IMPORTANT TO KNOW

Important to Know About the HFID Measurement of Hydrocarbons.

A steadily growing number of popular and well known accredited test laboratories for emissions measurements in exhaust stacks around the EU, the USA and in many other countries are fortunately once again clearly opting for the use of non computerized HFID based analyzers without the feature for automatic calibration.

This is amazingly happening in an environment of the existence of almost exclusively computerized gas analyzers for the measurement of other non-organic substances like CO, CO2, SO2 NO, NO2, NOx, O3, NH3 where automatic calibration is an undisputedly good facility.
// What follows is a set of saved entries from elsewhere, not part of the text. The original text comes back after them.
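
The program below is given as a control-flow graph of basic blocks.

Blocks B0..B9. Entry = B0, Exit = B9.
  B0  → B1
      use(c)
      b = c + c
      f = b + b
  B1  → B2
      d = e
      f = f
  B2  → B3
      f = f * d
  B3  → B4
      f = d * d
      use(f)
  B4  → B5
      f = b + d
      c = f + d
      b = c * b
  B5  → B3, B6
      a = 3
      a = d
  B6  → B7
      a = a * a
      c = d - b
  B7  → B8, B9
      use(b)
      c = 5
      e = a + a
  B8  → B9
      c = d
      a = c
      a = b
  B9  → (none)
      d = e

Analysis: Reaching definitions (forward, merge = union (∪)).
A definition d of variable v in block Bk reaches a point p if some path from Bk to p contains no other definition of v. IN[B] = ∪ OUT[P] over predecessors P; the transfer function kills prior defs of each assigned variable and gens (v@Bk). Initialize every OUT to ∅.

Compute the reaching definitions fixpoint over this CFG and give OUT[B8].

Answer: {a@B8, b@B4, c@B8, d@B1, e@B7, f@B4}

Derivation:
Per-block solution:
  B0:   IN={}   OUT={b@B0, f@B0}
  B1:   IN={b@B0, f@B0}   OUT={b@B0, d@B1, f@B1}
  B2:   IN={b@B0, d@B1, f@B1}   OUT={b@B0, d@B1, f@B2}
  B3:   IN={a@B5, b@B0, b@B4, c@B4, d@B1, f@B2, f@B4}   OUT={a@B5, b@B0, b@B4, c@B4, d@B1, f@B3}
  B4:   IN={a@B5, b@B0, b@B4, c@B4, d@B1, f@B3}   OUT={a@B5, b@B4, c@B4, d@B1, f@B4}
  B5:   IN={a@B5, b@B4, c@B4, d@B1, f@B4}   OUT={a@B5, b@B4, c@B4, d@B1, f@B4}
  B6:   IN={a@B5, b@B4, c@B4, d@B1, f@B4}   OUT={a@B6, b@B4, c@B6, d@B1, f@B4}
  B7:   IN={a@B6, b@B4, c@B6, d@B1, f@B4}   OUT={a@B6, b@B4, c@B7, d@B1, e@B7, f@B4}
  B8:   IN={a@B6, b@B4, c@B7, d@B1, e@B7, f@B4}   OUT={a@B8, b@B4, c@B8, d@B1, e@B7, f@B4}
  B9:   IN={a@B6, a@B8, b@B4, c@B7, c@B8, d@B1, e@B7, f@B4}   OUT={a@B6, a@B8, b@B4, c@B7, c@B8, d@B9, e@B7, f@B4}

Merge at B8: IN[B8] = OUT[B7] = {a@B6, b@B4, c@B7, d@B1, e@B7, f@B4}
Applying B8's transfer function to that IN value gives OUT[B8] (row B8 above).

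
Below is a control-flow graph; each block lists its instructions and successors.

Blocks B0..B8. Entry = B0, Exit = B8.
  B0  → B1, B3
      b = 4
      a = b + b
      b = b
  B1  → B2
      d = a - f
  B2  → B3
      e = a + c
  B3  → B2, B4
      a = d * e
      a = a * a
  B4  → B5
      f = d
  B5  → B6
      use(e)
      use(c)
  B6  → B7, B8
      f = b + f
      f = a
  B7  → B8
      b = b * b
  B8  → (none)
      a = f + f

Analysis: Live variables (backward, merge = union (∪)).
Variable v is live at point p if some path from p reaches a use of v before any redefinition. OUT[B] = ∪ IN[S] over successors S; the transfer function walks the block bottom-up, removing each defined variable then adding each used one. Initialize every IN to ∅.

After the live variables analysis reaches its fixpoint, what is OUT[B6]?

Per-block solution:
  B0:  IN={c, d, e, f}  OUT={a, b, c, d, e, f}
  B1:  IN={a, b, c, f}  OUT={a, b, c, d}
  B2:  IN={a, b, c, d}  OUT={b, c, d, e}
  B3:  IN={b, c, d, e}  OUT={a, b, c, d, e}
  B4:  IN={a, b, c, d, e}  OUT={a, b, c, e, f}
  B5:  IN={a, b, c, e, f}  OUT={a, b, f}
  B6:  IN={a, b, f}  OUT={b, f}
  B7:  IN={b, f}  OUT={f}
  B8:  IN={f}  OUT={}

Merge at B6: OUT[B6] = IN[B7] ⊔ IN[B8] = {b, f}

Answer: {b, f}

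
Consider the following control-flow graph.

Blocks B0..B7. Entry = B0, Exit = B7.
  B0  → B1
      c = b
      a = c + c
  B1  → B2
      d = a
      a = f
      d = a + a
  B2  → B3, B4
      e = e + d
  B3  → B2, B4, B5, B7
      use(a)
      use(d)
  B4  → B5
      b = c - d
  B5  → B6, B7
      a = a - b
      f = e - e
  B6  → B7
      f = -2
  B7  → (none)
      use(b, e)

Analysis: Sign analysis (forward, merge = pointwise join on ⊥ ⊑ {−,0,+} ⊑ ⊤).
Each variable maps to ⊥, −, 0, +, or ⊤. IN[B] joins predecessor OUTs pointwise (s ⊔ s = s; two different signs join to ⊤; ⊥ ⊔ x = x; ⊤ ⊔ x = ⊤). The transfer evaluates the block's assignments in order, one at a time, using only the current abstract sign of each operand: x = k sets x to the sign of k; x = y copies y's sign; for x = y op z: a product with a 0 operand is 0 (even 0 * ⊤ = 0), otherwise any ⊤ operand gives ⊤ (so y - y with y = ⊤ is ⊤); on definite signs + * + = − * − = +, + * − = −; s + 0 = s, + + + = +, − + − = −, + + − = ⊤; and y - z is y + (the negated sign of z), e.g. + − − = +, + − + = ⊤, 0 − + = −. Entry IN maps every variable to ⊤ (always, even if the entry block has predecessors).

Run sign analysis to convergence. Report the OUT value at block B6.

Fixpoint table:
  B0:   IN=(all ⊤)   OUT=(all ⊤)
  B1:   IN=(all ⊤)   OUT=(all ⊤)
  B2:   IN=(all ⊤)   OUT=(all ⊤)
  B3:   IN=(all ⊤)   OUT=(all ⊤)
  B4:   IN=(all ⊤)   OUT=(all ⊤)
  B5:   IN=(all ⊤)   OUT=(all ⊤)
  B6:   IN=(all ⊤)   OUT={f:-; rest ⊤}
  B7:   IN=(all ⊤)   OUT=(all ⊤)

Merge at B6: IN[B6] = OUT[B5] = {a: ⊤, b: ⊤, c: ⊤, d: ⊤, e: ⊤, f: ⊤}
Applying B6's transfer function to that IN value gives OUT[B6] (row B6 above).

Answer: {a: ⊤, b: ⊤, c: ⊤, d: ⊤, e: ⊤, f: -}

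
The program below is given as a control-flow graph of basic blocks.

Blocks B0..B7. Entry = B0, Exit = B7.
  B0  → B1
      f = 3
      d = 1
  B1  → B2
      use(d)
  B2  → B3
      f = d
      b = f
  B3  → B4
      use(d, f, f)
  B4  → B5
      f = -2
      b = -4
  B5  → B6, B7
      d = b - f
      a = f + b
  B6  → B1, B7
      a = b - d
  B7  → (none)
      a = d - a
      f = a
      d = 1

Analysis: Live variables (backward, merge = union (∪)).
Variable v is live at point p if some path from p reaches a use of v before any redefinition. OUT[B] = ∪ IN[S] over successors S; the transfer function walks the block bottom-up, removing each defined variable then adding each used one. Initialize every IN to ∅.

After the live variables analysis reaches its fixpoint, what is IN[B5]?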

Organic substances like heavy weight hydrocarbons (TVOC and NMVOC) are known to have a very strong tendency to encode on the inner walls of the sample supply lines and inside of the sample tubing, the sample filter and sample pump inside of the FID analyzer during the sample gas transporting and thus falsify the measured values is called hydrocarbon hang up. Once heavy weight hydrocarbons are condensed inside of sample tubing and inside of the sample containing components of the analyzer it is impossible to measure them because whose measurable molecules “hang” on the inner walls of these sample containing analyzer elements. Therefore the calibration and consequently the measured concentrations could be fatally wrong.

Analyzers which measure non organic samples however are these days almost all without exception equipped with facilities for automatic calibration, which is by far not critical for non condensing sample compounds and yes, it is even desirable.

Condensed hydrocarbons however form so called hang up conditions inside of the sample gas lines and in the HFID analyzers can impossibly be taken into account by automatic calibration facilities because of their unknown concentration hanging up somewhere. The condensed concentrations and the order of their magnitude are simply unknown to the automatic calibration controller and can significantly distort the calibration value. They should however be well known necessary in order to obtain reliable and truthful calibration and measurement results. The hang-up conditions mentioned above only occur during measuring hydrocarbons (TVOC and NMVOC).

J.U.M.’s technique and direct controls for manual calibration strictly without the use of automatic calibration features to measure the total hydrocarbon content in emissions applications by using our HFID based analyzers, without any doubt, is the most a gentle and advanced way of handling a HFID analyzer to intervene quickly and directly into the calibration and measuring process by controlling our analyzer without the use of automatic calibration and a necessarily long lasting and uncomfortably slow and time consuming communication dialog on an analyzer’s digital controls.